AT&T, perhaps noticing that it is once again falling behind the game, says that it and The Chernin Group plan to invest $500 million to create a new venture that will acquire, invest in and launch a new video services venture, which at least for now is going by the sobriquet of OTT -- or, Over the Top video.
The companies said the goal of the venture will be to invest in both ad-supported and subscription-based video on demand channels as well as streaming services. The idea is to launch new Internet-video services, rather than deliver a “virtual pay-TV” service that would be designed to compete with traditional cable or satellite TV, an AT&T rep was reported to have said.
AT&T did not bother to post information about the venture in its media relations section, where the last posting at 3 p.m.

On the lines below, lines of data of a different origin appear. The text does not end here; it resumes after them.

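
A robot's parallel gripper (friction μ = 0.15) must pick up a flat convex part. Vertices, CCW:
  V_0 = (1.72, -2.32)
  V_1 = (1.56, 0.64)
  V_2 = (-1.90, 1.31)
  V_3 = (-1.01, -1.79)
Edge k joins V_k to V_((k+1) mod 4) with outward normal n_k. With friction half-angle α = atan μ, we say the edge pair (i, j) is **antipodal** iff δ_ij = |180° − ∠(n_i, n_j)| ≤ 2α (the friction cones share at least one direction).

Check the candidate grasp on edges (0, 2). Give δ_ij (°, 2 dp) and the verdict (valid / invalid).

α = atan 0.15 = 8.53°;  2α = 17.06°
edge 0: e_0 = (-0.16, +2.96);  n_0 = (+0.9985, +0.0540)
edge 2: e_2 = (+0.89, -3.10);  n_2 = (-0.9612, -0.2759)
∠(n_0, n_2) = 167.08°
δ = |180° − 167.08°| = 12.92°
12.92° ≤ 2α = 17.06°  →  valid

δ = 12.92°, valid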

ET today was dated March 5, not exactly over-the-top public relations hustling.
Not much else is known about the venture, except that it will include Chernin's majority stake in Crunchyroll, a subscription VOD service focused on anime content.
The timing was ironic in that it came on the same day that Netflix called out AT&T for offering subpar video streaming, even slower in some cases than the outmoded DSL service still offered in some parts of the country.
Netflix said AT&T provided an average speed in March of 1.73 megabits a second for Netflix’s service on fiber-based connections, trailing CenturyLink Inc. and Windstream Holdings Inc., which use older DSL lines, Netflix said.
If AT&T wanted to serve its customers better, it could do so with a free direct hook-up to Netflix, the company said.
“AT&T customers expect a good quality Netflix experience given how much they pay AT&T for their Internet service,” Netflix said in its earnings report.